As organizations transition to cloud native technologies like containers and Kubernetes, the core business challenge remains the same: figuring out how to accelerate development velocity while maintaining security. Even in the world of Kubernetes and containers, these two business objectives are still in tension.
Kubernetes is becoming a mainstream solution for managing how stateless microservices run in a cluster because the technology enables teams to strike a balance between velocity and resilience. It abstracts away just enough of the infrastructure layer to enable developers to deploy freely without sacrificing
important governance and risk controls. But all too often, those governance and risk controls go underutilized. Since everything is working, it’s easy to think that there aren’t any problems. It’s not until you get hit with a DoS attack or a security breach that you realize a Kubernetes deployment was misconfigured or that access control wasn’t properly scoped. Running Kubernetes securely is quite complicated, which can cause headaches for development, security, and operations folks.
KUBERNETES SECURITY CHALLENGES AND BENEFITS
Development teams new to Kubernetes may neglect some critical pieces of deployment configuration. For example, deployments may seem to work just fine without readiness and liveness probes in place or without resource requests and limits, but neglecting these pieces will almost certainly cause headaches down the line. And from a security perspective, it’s not always obvious when a Kubernetes deployment is over-permissioned—often the easiest way to get something working is to give it root access.
Security will always make life a bit harder before it makes it easier. Organizations tend to do things in an insecure way by default, because they don’t know what they don’t know, and Kubernetes is full of these unknown unknowns. It’s easy to think your job is done because the site is up and working. But if you haven’t
tightened up the security posture in a way that adheres to best practices, it’s only a matter of time before you start learning lessons the hard way.
Fortunately, Kubernetes comes with some great built-in security tooling, as well as a robust ecosystem of open source and commercial solutions for hardening your clusters. A well-thought-out security strategy can enable
development teams to move fast while maintaining a strong security profile. Getting this strategy right is why DevSecOps is so important for cloud native application development.
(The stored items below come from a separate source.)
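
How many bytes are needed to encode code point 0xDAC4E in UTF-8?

4

U+DAC4E = 0xDAC4E. UTF-8 uses 1 byte below 0x80, 2 below 0x800, 3 below 0x10000, 4 up to 0x10FFFF. 0xDAC4E is in U+10000–U+10FFFF → 4 bytes.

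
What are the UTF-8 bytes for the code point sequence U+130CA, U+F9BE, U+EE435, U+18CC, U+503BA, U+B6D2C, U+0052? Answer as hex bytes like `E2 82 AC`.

F0 93 83 8A EF A6 BE F3 AE 90 B5 E1 A3 8C F1 90 8E BA F2 B6 B4 AC 52

U+130CA: 4-byte form → F0 93 83 8A.
U+F9BE: 3-byte form → EF A6 BE.
U+EE435: 4-byte form → F3 AE 90 B5.
U+18CC: 3-byte form → E1 A3 8C.
U+503BA: 4-byte form → F1 90 8E BA.
U+B6D2C: 4-byte form → F2 B6 B4 AC.
U+0052: 1-byte form → 52.
Concatenated (23 bytes): F0 93 83 8A EF A6 BE F3 AE 90 B5 E1 A3 8C F1 90 8E BA F2 B6 B4 AC 52.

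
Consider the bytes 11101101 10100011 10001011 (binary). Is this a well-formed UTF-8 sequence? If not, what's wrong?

Structurally a 3-byte sequence; payload = 0xD8CB.
But 0xD8CB is in U+D800–U+DFFF, the surrogate range. Surrogates are not Unicode scalar values and are forbidden in UTF-8.

invalid (encodes a surrogate (U+D800–U+DFFF))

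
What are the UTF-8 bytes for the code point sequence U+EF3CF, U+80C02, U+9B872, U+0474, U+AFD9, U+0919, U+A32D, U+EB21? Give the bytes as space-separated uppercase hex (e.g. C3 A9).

F3 AF 8F 8F F2 80 B0 82 F2 9B A1 B2 D1 B4 EA BF 99 E0 A4 99 EA 8C AD EE AC A1

U+EF3CF: 4-byte form → F3 AF 8F 8F.
U+80C02: 4-byte form → F2 80 B0 82.
U+9B872: 4-byte form → F2 9B A1 B2.
U+0474: 2-byte form → D1 B4.
U+AFD9: 3-byte form → EA BF 99.
U+0919: 3-byte form → E0 A4 99.
U+A32D: 3-byte form → EA 8C AD.
U+EB21: 3-byte form → EE AC A1.
Concatenated (26 bytes): F3 AF 8F 8F F2 80 B0 82 F2 9B A1 B2 D1 B4 EA BF 99 E0 A4 99 EA 8C AD EE AC A1.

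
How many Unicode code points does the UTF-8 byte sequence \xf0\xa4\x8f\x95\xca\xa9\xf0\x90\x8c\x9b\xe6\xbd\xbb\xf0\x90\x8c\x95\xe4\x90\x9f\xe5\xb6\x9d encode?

Byte at offset 0: 0xF0 = 11110000 → 4-byte char (#1). Advance 4.
Byte at offset 4: 0xCA = 11001010 → 2-byte char (#2). Advance 2.
Byte at offset 6: 0xF0 = 11110000 → 4-byte char (#3). Advance 4.
Byte at offset 10: 0xE6 = 11100110 → 3-byte char (#4). Advance 3.
Byte at offset 13: 0xF0 = 11110000 → 4-byte char (#5). Advance 4.
Byte at offset 17: 0xE4 = 11100100 → 3-byte char (#6). Advance 3.
Byte at offset 20: 0xE5 = 11100101 → 3-byte char (#7). Advance 3.
Reached end at offset 23 after 7 code points.

7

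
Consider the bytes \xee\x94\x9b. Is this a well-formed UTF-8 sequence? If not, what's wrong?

valid

Leading byte 0xEE = 11101110 → 3-byte form.
Continuation bytes 0x94=10010100, 0x9B=10011011 all match 10xxxxxx.
Decoded value 0xE51B is ≥ 0x800 (shortest form) and not a surrogate.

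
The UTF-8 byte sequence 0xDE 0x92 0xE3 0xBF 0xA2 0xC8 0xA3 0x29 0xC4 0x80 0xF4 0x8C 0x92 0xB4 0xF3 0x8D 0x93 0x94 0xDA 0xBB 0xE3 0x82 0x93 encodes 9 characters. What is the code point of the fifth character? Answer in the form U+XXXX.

U+0100

Offset 0: leading byte 0xDE = 11011110 → 2-byte char #1 = DE 92.
Offset 2: leading byte 0xE3 = 11100011 → 3-byte char #2 = E3 BF A2.
Offset 5: leading byte 0xC8 = 11001000 → 2-byte char #3 = C8 A3.
Offset 7: leading byte 0x29 = 00101001 → 1-byte char #4 = 29.
Offset 8: leading byte 0xC4 = 11000100 → 2-byte char #5 = C4 80.
Leading byte 0xC4 = 11000100 matches 110xxxxx → 2-byte sequence.
Byte 1: 0xC4 = 11000100, payload 00100 (5 bits).
Byte 2: 0x80 = 10000000 (10xxxxxx ✓), payload 000000.
Concatenate: 00100000000 = 0x100 (11 bits → U+0100).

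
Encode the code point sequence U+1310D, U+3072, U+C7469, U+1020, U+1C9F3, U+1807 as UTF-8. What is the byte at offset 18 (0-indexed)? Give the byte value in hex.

0xE1

U+1310D → 4-byte form F0 93 84 8D at offsets 0–3.
U+3072 → 3-byte form E3 81 B2 at offsets 4–6.
U+C7469 → 4-byte form F3 87 91 A9 at offsets 7–10.
U+1020 → 3-byte form E1 80 A0 at offsets 11–13.
U+1C9F3 → 4-byte form F0 9C A7 B3 at offsets 14–17.
U+1807 → 3-byte form E1 A0 87 at offsets 18–20.
Offset 18 falls in char 6's range; it's byte 1 of E1 A0 87 = 0xE1.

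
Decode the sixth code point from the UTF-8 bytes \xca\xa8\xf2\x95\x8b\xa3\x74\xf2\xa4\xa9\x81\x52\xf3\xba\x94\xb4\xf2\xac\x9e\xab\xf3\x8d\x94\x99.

U+FA534

Offset 0: leading byte 0xCA = 11001010 → 2-byte char #1 = CA A8.
Offset 2: leading byte 0xF2 = 11110010 → 4-byte char #2 = F2 95 8B A3.
Offset 6: leading byte 0x74 = 01110100 → 1-byte char #3 = 74.
Offset 7: leading byte 0xF2 = 11110010 → 4-byte char #4 = F2 A4 A9 81.
Offset 11: leading byte 0x52 = 01010010 → 1-byte char #5 = 52.
Offset 12: leading byte 0xF3 = 11110011 → 4-byte char #6 = F3 BA 94 B4.
Leading byte 0xF3 = 11110011 matches 11110xxx → 4-byte sequence.
Byte 1: 0xF3 = 11110011, payload 011 (3 bits).
Byte 2: 0xBA = 10111010 (10xxxxxx ✓), payload 111010.
Byte 3: 0x94 = 10010100 (10xxxxxx ✓), payload 010100.
Byte 4: 0xB4 = 10110100 (10xxxxxx ✓), payload 110100.
Concatenate: 011111010010100110100 = 0xFA534 (21 bits → U+FA534).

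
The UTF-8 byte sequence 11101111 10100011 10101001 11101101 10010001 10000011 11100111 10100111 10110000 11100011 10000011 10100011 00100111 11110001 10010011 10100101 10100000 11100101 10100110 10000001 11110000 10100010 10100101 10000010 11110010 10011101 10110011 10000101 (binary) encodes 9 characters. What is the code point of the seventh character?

U+5981

Offset 0: leading byte 0xEF = 11101111 → 3-byte char #1 = EF A3 A9.
Offset 3: leading byte 0xED = 11101101 → 3-byte char #2 = ED 91 83.
Offset 6: leading byte 0xE7 = 11100111 → 3-byte char #3 = E7 A7 B0.
Offset 9: leading byte 0xE3 = 11100011 → 3-byte char #4 = E3 83 A3.
Offset 12: leading byte 0x27 = 00100111 → 1-byte char #5 = 27.
Offset 13: leading byte 0xF1 = 11110001 → 4-byte char #6 = F1 93 A5 A0.
Offset 17: leading byte 0xE5 = 11100101 → 3-byte char #7 = E5 A6 81.
Leading byte 0xE5 = 11100101 matches 1110xxxx → 3-byte sequence.
Byte 1: 0xE5 = 11100101, payload 0101 (4 bits).
Byte 2: 0xA6 = 10100110 (10xxxxxx ✓), payload 100110.
Byte 3: 0x81 = 10000001 (10xxxxxx ✓), payload 000001.
Concatenate: 0101100110000001 = 0x5981 (16 bits → U+5981).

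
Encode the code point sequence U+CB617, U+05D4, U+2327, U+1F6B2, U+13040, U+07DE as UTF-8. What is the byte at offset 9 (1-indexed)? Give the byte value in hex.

1-indexed offset 9 is 0-indexed offset 8.
U+CB617 → 4-byte form F3 8B 98 97 at offsets 0–3.
U+05D4 → 2-byte form D7 94 at offsets 4–5.
U+2327 → 3-byte form E2 8C A7 at offsets 6–8.
Offset 8 falls in char 3's range; it's byte 3 of E2 8C A7 = 0xA7.

0xA7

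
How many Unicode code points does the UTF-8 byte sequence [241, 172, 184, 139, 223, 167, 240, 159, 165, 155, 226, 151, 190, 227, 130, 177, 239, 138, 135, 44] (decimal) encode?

7

Byte at offset 0: 0xF1 = 11110001 → 4-byte char (#1). Advance 4.
Byte at offset 4: 0xDF = 11011111 → 2-byte char (#2). Advance 2.
Byte at offset 6: 0xF0 = 11110000 → 4-byte char (#3). Advance 4.
Byte at offset 10: 0xE2 = 11100010 → 3-byte char (#4). Advance 3.
Byte at offset 13: 0xE3 = 11100011 → 3-byte char (#5). Advance 3.
Byte at offset 16: 0xEF = 11101111 → 3-byte char (#6). Advance 3.
Byte at offset 19: 0x2C = 00101100 → 1-byte char (#7). Advance 1.
Reached end at offset 20 after 7 code points.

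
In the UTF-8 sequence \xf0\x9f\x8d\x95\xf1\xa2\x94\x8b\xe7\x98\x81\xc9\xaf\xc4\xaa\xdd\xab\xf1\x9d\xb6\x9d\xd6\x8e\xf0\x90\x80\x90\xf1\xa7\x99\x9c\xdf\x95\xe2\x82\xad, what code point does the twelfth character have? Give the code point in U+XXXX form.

Offset 0: leading byte 0xF0 = 11110000 → 4-byte char #1 = F0 9F 8D 95.
Offset 4: leading byte 0xF1 = 11110001 → 4-byte char #2 = F1 A2 94 8B.
Offset 8: leading byte 0xE7 = 11100111 → 3-byte char #3 = E7 98 81.
Offset 11: leading byte 0xC9 = 11001001 → 2-byte char #4 = C9 AF.
Offset 13: leading byte 0xC4 = 11000100 → 2-byte char #5 = C4 AA.
Offset 15: leading byte 0xDD = 11011101 → 2-byte char #6 = DD AB.
Offset 17: leading byte 0xF1 = 11110001 → 4-byte char #7 = F1 9D B6 9D.
Offset 21: leading byte 0xD6 = 11010110 → 2-byte char #8 = D6 8E.
Offset 23: leading byte 0xF0 = 11110000 → 4-byte char #9 = F0 90 80 90.
Offset 27: leading byte 0xF1 = 11110001 → 4-byte char #10 = F1 A7 99 9C.
Offset 31: leading byte 0xDF = 11011111 → 2-byte char #11 = DF 95.
Offset 33: leading byte 0xE2 = 11100010 → 3-byte char #12 = E2 82 AD.
Leading byte 0xE2 = 11100010 matches 1110xxxx → 3-byte sequence.
Byte 1: 0xE2 = 11100010, payload 0010 (4 bits).
Byte 2: 0x82 = 10000010 (10xxxxxx ✓), payload 000010.
Byte 3: 0xAD = 10101101 (10xxxxxx ✓), payload 101101.
Concatenate: 0010000010101101 = 0x20AD (16 bits → U+20AD).

U+20AD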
Furthermore, Kubernetes helps security teams formulate a coherent strategy by putting many pieces of computing infrastructure in one place. This makes it much easier for security teams to conceptualize and address potential attack vectors. The pre-Kubernetes attack surface—the number of different ways to break into your infrastructure—is substantially larger than the Kubernetes attack surface. With Kubernetes, everything is under one hood.
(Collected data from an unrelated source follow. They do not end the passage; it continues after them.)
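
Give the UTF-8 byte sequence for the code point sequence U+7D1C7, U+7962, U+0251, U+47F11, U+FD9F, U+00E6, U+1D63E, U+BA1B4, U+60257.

F1 BD 87 87 E7 A5 A2 C9 91 F1 87 BC 91 EF B6 9F C3 A6 F0 9D 98 BE F2 BA 86 B4 F1 A0 89 97

U+7D1C7: 4-byte form → F1 BD 87 87.
U+7962: 3-byte form → E7 A5 A2.
U+0251: 2-byte form → C9 91.
U+47F11: 4-byte form → F1 87 BC 91.
U+FD9F: 3-byte form → EF B6 9F.
U+00E6: 2-byte form → C3 A6.
U+1D63E: 4-byte form → F0 9D 98 BE.
U+BA1B4: 4-byte form → F2 BA 86 B4.
U+60257: 4-byte form → F1 A0 89 97.
Concatenated (30 bytes): F1 BD 87 87 E7 A5 A2 C9 91 F1 87 BC 91 EF B6 9F C3 A6 F0 9D 98 BE F2 BA 86 B4 F1 A0 89 97.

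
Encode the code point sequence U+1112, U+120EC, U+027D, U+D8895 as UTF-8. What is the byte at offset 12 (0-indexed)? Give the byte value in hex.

U+1112 → 3-byte form E1 84 92 at offsets 0–2.
U+120EC → 4-byte form F0 92 83 AC at offsets 3–6.
U+027D → 2-byte form C9 BD at offsets 7–8.
U+D8895 → 4-byte form F3 98 A2 95 at offsets 9–12.
Offset 12 falls in char 4's range; it's byte 4 of F3 98 A2 95 = 0x95.

0x95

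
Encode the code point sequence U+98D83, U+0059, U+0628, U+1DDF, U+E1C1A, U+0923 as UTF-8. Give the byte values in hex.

F2 98 B6 83 59 D8 A8 E1 B7 9F F3 A1 B0 9A E0 A4 A3

U+98D83: 4-byte form → F2 98 B6 83.
U+0059: 1-byte form → 59.
U+0628: 2-byte form → D8 A8.
U+1DDF: 3-byte form → E1 B7 9F.
U+E1C1A: 4-byte form → F3 A1 B0 9A.
U+0923: 3-byte form → E0 A4 A3.
Concatenated (17 bytes): F2 98 B6 83 59 D8 A8 E1 B7 9F F3 A1 B0 9A E0 A4 A3.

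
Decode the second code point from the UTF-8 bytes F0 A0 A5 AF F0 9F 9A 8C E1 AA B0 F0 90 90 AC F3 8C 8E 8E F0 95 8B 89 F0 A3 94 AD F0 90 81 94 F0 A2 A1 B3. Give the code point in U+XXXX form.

U+1F68C

Offset 0: leading byte 0xF0 = 11110000 → 4-byte char #1 = F0 A0 A5 AF.
Offset 4: leading byte 0xF0 = 11110000 → 4-byte char #2 = F0 9F 9A 8C.
Leading byte 0xF0 = 11110000 matches 11110xxx → 4-byte sequence.
Byte 1: 0xF0 = 11110000, payload 000 (3 bits).
Byte 2: 0x9F = 10011111 (10xxxxxx ✓), payload 011111.
Byte 3: 0x9A = 10011010 (10xxxxxx ✓), payload 011010.
Byte 4: 0x8C = 10001100 (10xxxxxx ✓), payload 001100.
Concatenate: 000011111011010001100 = 0x1F68C (21 bits → U+1F68C).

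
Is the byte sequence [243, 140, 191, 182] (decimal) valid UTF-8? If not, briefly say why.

valid

Leading byte 0xF3 = 11110011 → 4-byte form.
Continuation bytes 0x8C=10001100, 0xBF=10111111, 0xB6=10110110 all match 10xxxxxx.
Decoded value 0xCCFF6 is ≥ 0x10000 (shortest form) and not a surrogate.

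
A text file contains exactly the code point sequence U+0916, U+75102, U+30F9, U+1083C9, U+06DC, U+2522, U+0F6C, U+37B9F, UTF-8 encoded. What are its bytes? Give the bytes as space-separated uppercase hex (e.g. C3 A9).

U+0916: 3-byte form → E0 A4 96.
U+75102: 4-byte form → F1 B5 84 82.
U+30F9: 3-byte form → E3 83 B9.
U+1083C9: 4-byte form → F4 88 8F 89.
U+06DC: 2-byte form → DB 9C.
U+2522: 3-byte form → E2 94 A2.
U+0F6C: 3-byte form → E0 BD AC.
U+37B9F: 4-byte form → F0 B7 AE 9F.
Concatenated (26 bytes): E0 A4 96 F1 B5 84 82 E3 83 B9 F4 88 8F 89 DB 9C E2 94 A2 E0 BD AC F0 B7 AE 9F.

E0 A4 96 F1 B5 84 82 E3 83 B9 F4 88 8F 89 DB 9C E2 94 A2 E0 BD AC F0 B7 AE 9F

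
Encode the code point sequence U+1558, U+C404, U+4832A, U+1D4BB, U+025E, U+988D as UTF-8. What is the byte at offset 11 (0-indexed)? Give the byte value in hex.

0x9D

U+1558 → 3-byte form E1 95 98 at offsets 0–2.
U+C404 → 3-byte form EC 90 84 at offsets 3–5.
U+4832A → 4-byte form F1 88 8C AA at offsets 6–9.
U+1D4BB → 4-byte form F0 9D 92 BB at offsets 10–13.
Offset 11 falls in char 4's range; it's byte 2 of F0 9D 92 BB = 0x9D.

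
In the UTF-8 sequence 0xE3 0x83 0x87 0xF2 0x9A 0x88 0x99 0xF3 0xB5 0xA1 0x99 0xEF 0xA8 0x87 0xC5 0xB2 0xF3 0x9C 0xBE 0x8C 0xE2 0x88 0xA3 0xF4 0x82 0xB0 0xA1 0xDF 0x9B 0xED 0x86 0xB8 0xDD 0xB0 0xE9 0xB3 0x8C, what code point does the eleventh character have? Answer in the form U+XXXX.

Offset 0: leading byte 0xE3 = 11100011 → 3-byte char #1 = E3 83 87.
Offset 3: leading byte 0xF2 = 11110010 → 4-byte char #2 = F2 9A 88 99.
Offset 7: leading byte 0xF3 = 11110011 → 4-byte char #3 = F3 B5 A1 99.
Offset 11: leading byte 0xEF = 11101111 → 3-byte char #4 = EF A8 87.
Offset 14: leading byte 0xC5 = 11000101 → 2-byte char #5 = C5 B2.
Offset 16: leading byte 0xF3 = 11110011 → 4-byte char #6 = F3 9C BE 8C.
Offset 20: leading byte 0xE2 = 11100010 → 3-byte char #7 = E2 88 A3.
Offset 23: leading byte 0xF4 = 11110100 → 4-byte char #8 = F4 82 B0 A1.
Offset 27: leading byte 0xDF = 11011111 → 2-byte char #9 = DF 9B.
Offset 29: leading byte 0xED = 11101101 → 3-byte char #10 = ED 86 B8.
Offset 32: leading byte 0xDD = 11011101 → 2-byte char #11 = DD B0.
Leading byte 0xDD = 11011101 matches 110xxxxx → 2-byte sequence.
Byte 1: 0xDD = 11011101, payload 11101 (5 bits).
Byte 2: 0xB0 = 10110000 (10xxxxxx ✓), payload 110000.
Concatenate: 11101110000 = 0x770 (11 bits → U+0770).

U+0770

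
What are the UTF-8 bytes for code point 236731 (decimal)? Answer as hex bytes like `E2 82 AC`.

F0 B9 B2 BB

U+39CBB = 0x39CBB = 236731 decimal. In range U+10000–U+10FFFF → 4-byte form: 11110xxx 10xxxxxx 10xxxxxx 10xxxxxx.
Binary (21 bits): 000111001110010111011.
Split 3+6+6+6: 000 | 111001 | 110010 | 111011.
Byte 1: 11110000 = 0xF0.
Byte 2: 10111001 = 0xB9.
Byte 3: 10110010 = 0xB2.
Byte 4: 10111011 = 0xBB.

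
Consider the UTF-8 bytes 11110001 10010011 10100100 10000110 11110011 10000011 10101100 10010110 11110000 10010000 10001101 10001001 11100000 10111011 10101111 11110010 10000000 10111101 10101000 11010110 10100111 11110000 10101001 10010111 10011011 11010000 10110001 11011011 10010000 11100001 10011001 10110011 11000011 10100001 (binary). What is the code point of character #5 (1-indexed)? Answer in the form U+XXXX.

U+80F68

Offset 0: leading byte 0xF1 = 11110001 → 4-byte char #1 = F1 93 A4 86.
Offset 4: leading byte 0xF3 = 11110011 → 4-byte char #2 = F3 83 AC 96.
Offset 8: leading byte 0xF0 = 11110000 → 4-byte char #3 = F0 90 8D 89.
Offset 12: leading byte 0xE0 = 11100000 → 3-byte char #4 = E0 BB AF.
Offset 15: leading byte 0xF2 = 11110010 → 4-byte char #5 = F2 80 BD A8.
Leading byte 0xF2 = 11110010 matches 11110xxx → 4-byte sequence.
Byte 1: 0xF2 = 11110010, payload 010 (3 bits).
Byte 2: 0x80 = 10000000 (10xxxxxx ✓), payload 000000.
Byte 3: 0xBD = 10111101 (10xxxxxx ✓), payload 111101.
Byte 4: 0xA8 = 10101000 (10xxxxxx ✓), payload 101000.
Concatenate: 010000000111101101000 = 0x80F68 (21 bits → U+80F68).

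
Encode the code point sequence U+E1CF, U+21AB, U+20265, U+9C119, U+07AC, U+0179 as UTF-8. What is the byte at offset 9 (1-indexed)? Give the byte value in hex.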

Optimizing Kubernetes security, however, is no easy feat, as there’s not one way to handle security in Kubernetes. While it’s best to keep people out of the cluster altogether, that goal is hard to achieve since your engineers need to be able to interact with the cluster itself, and your customers need to be able to interact with the applications the cluster is running.
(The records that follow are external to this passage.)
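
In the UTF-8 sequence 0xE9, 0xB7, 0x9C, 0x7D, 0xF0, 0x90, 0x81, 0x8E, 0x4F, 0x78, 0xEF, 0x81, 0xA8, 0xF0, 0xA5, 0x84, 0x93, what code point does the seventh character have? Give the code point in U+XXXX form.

Offset 0: leading byte 0xE9 = 11101001 → 3-byte char #1 = E9 B7 9C.
Offset 3: leading byte 0x7D = 01111101 → 1-byte char #2 = 7D.
Offset 4: leading byte 0xF0 = 11110000 → 4-byte char #3 = F0 90 81 8E.
Offset 8: leading byte 0x4F = 01001111 → 1-byte char #4 = 4F.
Offset 9: leading byte 0x78 = 01111000 → 1-byte char #5 = 78.
Offset 10: leading byte 0xEF = 11101111 → 3-byte char #6 = EF 81 A8.
Offset 13: leading byte 0xF0 = 11110000 → 4-byte char #7 = F0 A5 84 93.
Leading byte 0xF0 = 11110000 matches 11110xxx → 4-byte sequence.
Byte 1: 0xF0 = 11110000, payload 000 (3 bits).
Byte 2: 0xA5 = 10100101 (10xxxxxx ✓), payload 100101.
Byte 3: 0x84 = 10000100 (10xxxxxx ✓), payload 000100.
Byte 4: 0x93 = 10010011 (10xxxxxx ✓), payload 010011.
Concatenate: 000100101000100010011 = 0x25113 (21 bits → U+25113).

U+25113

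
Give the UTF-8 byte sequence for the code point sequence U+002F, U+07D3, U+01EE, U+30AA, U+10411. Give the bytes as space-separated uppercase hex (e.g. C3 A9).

U+002F: 1-byte form → 2F.
U+07D3: 2-byte form → DF 93.
U+01EE: 2-byte form → C7 AE.
U+30AA: 3-byte form → E3 82 AA.
U+10411: 4-byte form → F0 90 90 91.
Concatenated (12 bytes): 2F DF 93 C7 AE E3 82 AA F0 90 90 91.

2F DF 93 C7 AE E3 82 AA F0 90 90 91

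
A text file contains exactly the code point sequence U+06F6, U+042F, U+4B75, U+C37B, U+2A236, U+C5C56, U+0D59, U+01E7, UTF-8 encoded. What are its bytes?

DB B6 D0 AF E4 AD B5 EC 8D BB F0 AA 88 B6 F3 85 B1 96 E0 B5 99 C7 A7

U+06F6: 2-byte form → DB B6.
U+042F: 2-byte form → D0 AF.
U+4B75: 3-byte form → E4 AD B5.
U+C37B: 3-byte form → EC 8D BB.
U+2A236: 4-byte form → F0 AA 88 B6.
U+C5C56: 4-byte form → F3 85 B1 96.
U+0D59: 3-byte form → E0 B5 99.
U+01E7: 2-byte form → C7 A7.
Concatenated (23 bytes): DB B6 D0 AF E4 AD B5 EC 8D BB F0 AA 88 B6 F3 85 B1 96 E0 B5 99 C7 A7.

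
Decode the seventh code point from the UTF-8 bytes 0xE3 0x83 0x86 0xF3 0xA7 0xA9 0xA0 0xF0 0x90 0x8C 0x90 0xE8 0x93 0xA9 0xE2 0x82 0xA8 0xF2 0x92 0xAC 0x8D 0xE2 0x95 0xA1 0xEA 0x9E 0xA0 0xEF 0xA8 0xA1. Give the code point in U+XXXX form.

Offset 0: leading byte 0xE3 = 11100011 → 3-byte char #1 = E3 83 86.
Offset 3: leading byte 0xF3 = 11110011 → 4-byte char #2 = F3 A7 A9 A0.
Offset 7: leading byte 0xF0 = 11110000 → 4-byte char #3 = F0 90 8C 90.
Offset 11: leading byte 0xE8 = 11101000 → 3-byte char #4 = E8 93 A9.
Offset 14: leading byte 0xE2 = 11100010 → 3-byte char #5 = E2 82 A8.
Offset 17: leading byte 0xF2 = 11110010 → 4-byte char #6 = F2 92 AC 8D.
Offset 21: leading byte 0xE2 = 11100010 → 3-byte char #7 = E2 95 A1.
Leading byte 0xE2 = 11100010 matches 1110xxxx → 3-byte sequence.
Byte 1: 0xE2 = 11100010, payload 0010 (4 bits).
Byte 2: 0x95 = 10010101 (10xxxxxx ✓), payload 010101.
Byte 3: 0xA1 = 10100001 (10xxxxxx ✓), payload 100001.
Concatenate: 0010010101100001 = 0x2561 (16 bits → U+2561).

U+2561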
Kubernetes can’t secure your application code. It won’t prevent your developers from introducing bugs that result in code injection or a leaked secret. But Kubernetes can limit the blast radius of an attack: proper security controls will restrict how far someone can get once they’re inside your cluster. For instance, say an outside attacker has found a vulnerability in your application and gained shell access to its container. If you have a tight security policy, they’ll be stuck— unable to access other containers, applications, or the cluster at large. But if the container is running as root, has access to the host’s filesystem, or has some other security flaw, the attack will quickly spread throughout the cluster. In essence, a well-configured Kubernetes deployment provides an extra layer of security.
BELOW, WE HIGHLIGHT THE FOLLOWING KEY KUBERNETES BEST PRACTICES RELATED TO SECURITY:
• DoS protection
• Updates and patches
• Role-based access
• Network policy
• Workload identity
With Kubernetes you can make sure your applications respond well to bursts in traffic, both legitimate and nefarious. The easiest way to take down a site is to overload it with traffic until it goes down—an attack known as denial-of-service (DoS). Of course, if you see a giant burst of traffic coming from one user, you could just shut off their access. But with a distributed-denial-of-service (DDoS) attack, an attacker who has access to many different machines (which they’ve probably broken into) can bombard a website with seemingly legitimate traffic.
Sometimes these “attacks” aren’t even nefarious—it might just be one of your customers trying to use your API with a buggy script.
Kubernetes allows applications to scale up and down in response to increases in traffic. That’s a huge benefit as increases in traffic (legitimate or nefarious) won’t result in end-users experiencing any degradation of performance. But, if you are attacked, your application will consume more resources in your cluster and you’ll
get the bill.
While services like Cloudflare and Cloudfront serve as a good first line of defense against DoS attacks, a well designed Kubernetes ingress policy can add a second layer of protection. To help mitigate a DDoS threat, you can configure an ingress policy that sets limits on how much traffic a particular user can consume before they get shut off. You can set limits on the number of concurrent connections; the number of requests per second, minute, or hour; the size of request bodies; and even tune these limits for particular hostnames or paths.